一阵浓郁的血腥味随之扑面而来,她这才意识到,是身后的这个男人替她承受了绝大部分的撞击和刮擦。
她在一片混沌中艰难抬眼。
近在咫尺的,是江晏初的脸。
那张原本阴沉戾气的脸此刻只写着失魂落魄。
他脸色惨白,嘴唇微微张开,颤抖得厉害,还保持着将她完全护在怀里的姿势,手臂勒得她肋骨生疼。
他就这样看着她,看了好几秒后,才挤出一个气音。
“暖……”
温暖有一瞬间的恍惚。
时光仿佛倒流。
眼前这张脸,和五年前的那个炽热明亮的男人,奇迹般的重叠在了一起。
“阿晏……”她用气音轻轻唤他。
江晏初的身体僵了一瞬,随即,某个难以启齿的部位,在剧烈的疼痛中,竟可耻地起了反应。
“温暖!”
“晏哥!”
周衍和孟泽惊恐的呼喊声由远及近,打破了刚才这短暂的凝滞。
江晏初回过神来,立刻松开了手臂,将温暖从怀中剥离。
她失去支撑,跌坐在地上。
他踉跄着站起身来,动作有些不稳,显然是在撞击中受了伤。
直到这时,温暖才看清他垂在身侧的左手,手背一片血肉模糊,血污混合着泥土,遮盖住了那道旧疤,看起来触目惊心。
“你的手……”她声音发颤。
“温暖,”周衍已经扑到温暖身边,脸色比她还要难看,双手颤抖着扶住她的肩膀,上下查看,眼里全是后怕,“你怎么样?伤到哪儿了?有没有事?”
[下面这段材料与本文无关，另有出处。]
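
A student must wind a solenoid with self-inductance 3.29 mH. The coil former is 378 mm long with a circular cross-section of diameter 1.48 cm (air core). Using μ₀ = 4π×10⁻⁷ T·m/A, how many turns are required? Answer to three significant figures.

N ≈ 2400 turns

A = π(d/2)² = π(7.400×10^-3 m)² = 1.720×10^-4 m².
From L = μ₀N²A/ℓ, N = √(Lℓ / (μ₀A)).
N = √[(3.290×10^-3)(0.378) / ((4π×10⁻⁷)×1.720×10^-4)] = √(5.753×10^6) ≈ 2398.5.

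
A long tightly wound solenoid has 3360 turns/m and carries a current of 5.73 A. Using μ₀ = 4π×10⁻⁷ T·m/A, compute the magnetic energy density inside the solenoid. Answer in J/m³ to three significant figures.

u ≈ 233 J/m³

B = μ₀nI = (4π×10⁻⁷)(3.360×10^3)(5.73) = 2.419×10^-2 T.
u = B²/(2μ₀) = (2.419×10^-2)²/(2×4π×10⁻⁷) = 232.9 J/m³.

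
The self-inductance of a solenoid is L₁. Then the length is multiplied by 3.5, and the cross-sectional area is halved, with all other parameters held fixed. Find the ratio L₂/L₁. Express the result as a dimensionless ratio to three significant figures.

L₂/L₁ = 0.143

For a solenoid, L ∝ μᵣN²A/ℓ.
L₂/L₁ = (3.5)^-1 × (0.5) = 0.143.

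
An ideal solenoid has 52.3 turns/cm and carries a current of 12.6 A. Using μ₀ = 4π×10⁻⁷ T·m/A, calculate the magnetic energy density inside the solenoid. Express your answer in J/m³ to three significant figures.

u ≈ 2730 J/m³

B = μ₀nI = (4π×10⁻⁷)(5.230×10^3)(12.6) = 8.281×10^-2 T.
u = B²/(2μ₀) = (8.281×10^-2)²/(2×4π×10⁻⁷) = 2.729×10^3 J/m³.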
孟泽也冲到了江晏初身边,看到他手上的伤,倒抽一口冷气:“我操!晏哥你这手……周衍,急救包,快。”
周衍这才分神看向江晏初的手,声音抖得更厉害:“表哥,你的手……”
他手忙脚乱地从背包里翻出一个小型急救包递过去,心有余悸,“表哥,刚才真的太险了,多亏了你……”
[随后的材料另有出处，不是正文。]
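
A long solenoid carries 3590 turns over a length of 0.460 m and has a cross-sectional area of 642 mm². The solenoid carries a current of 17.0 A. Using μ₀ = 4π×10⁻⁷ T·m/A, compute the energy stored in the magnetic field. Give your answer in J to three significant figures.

U ≈ 3.27 J

A = 642 mm² = 6.420×10^-4 m².
L = μ₀N²A/ℓ = (4π×10⁻⁷)(3590)²(6.420×10^-4)/(0.46) = 2.260×10^-2 H.
U = ½LI² = ½(2.260×10^-2)(17.0)² = 3.266 J.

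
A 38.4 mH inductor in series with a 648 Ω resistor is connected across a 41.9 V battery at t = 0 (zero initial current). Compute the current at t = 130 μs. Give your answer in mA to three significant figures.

I ≈ 57.5 mA

τ = L/R = 3.840×10^-2/648 = 5.926×10^-5 s; final current I_∞ = ε/R = 41.9/648 = 6.466×10^-2 A.
I(t) = I_∞(1 − e^(−t/τ)) with t/τ = 2.194.
I = (6.466×10^-2)(1 − e^(−2.194)) = 5.745×10^-2 A.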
“用得着你谢?”江晏初沙哑地打断他,语气冷硬,“我只是不想有人死在我眼前。”
周衍被他怼,也不反驳。
孟泽粗略地清理了一下伤口,眉头皱得死紧:“得赶紧下山,找个卫生院好好处理。”
江晏初无所谓地抽回自己的左手,动作有些粗鲁,视线扫过温暖时,唇角扯出一个自厌的弧度。
“发烧了还出来爬什么山?净给人添乱。”
说完,他抬脚就朝山下走,步子一瘸一拐的。
“晏哥,等等,我扶你下去。”孟泽急忙追上,强行搀住他的右胳膊。
温暖被周衍搀扶着站起来,盯着江晏初离去的背影,心被揪了起来,疼得厉害。
回到营地时,温暖的脚踝已经肿得老高,钻心的疼。
刚被安顿在折叠椅上,一股寒意就从骨头缝里钻了出来,她控制不住地打起了冷颤。
周衍蹲在她面前,手背试探地贴上她的额头,声音瞬间绷紧,“烧得更厉害了。”
“我没带退烧药,先给你物理降温,我们收拾好东西马上就去医院。”
他说着,立刻起身去拿毛巾。
晓薇见状,主动走过来:“阿衍,你赶紧去收拾东西吧,这里我来照顾,女孩子方便些。”
周衍感激地点点头,将毛巾塞到她手里:“好,麻烦你了。”
晓薇在温暖身边坐下,动作麻利地浸湿毛巾,拧干,轻轻敷在她额头上。
温暖半阖着眼,哑着嗓子道谢:“谢谢……”
“别客气。”
晓薇手上动作不停,又帮她把周衍找出来的薄毯往上拉了拉,盖住肩头。
温暖烧得昏昏沉沉,对外界的感知变得迟钝起来,只听见有人在她耳边问:“温暖姐,你是不是以前和江哥有过什么?”
这一句话让她混乱的意识瞬间清明了几分。
果然,女人的直觉总是最准的。
晓薇追问下去:“这事阿衍知道吗?”
温暖没办法继续装聋作哑。
她缓缓睁开眼睛,摇了摇头,说话的声音很轻,带着点恳求:“晓薇,先别告诉周衍,我会找个机会跟他说的……”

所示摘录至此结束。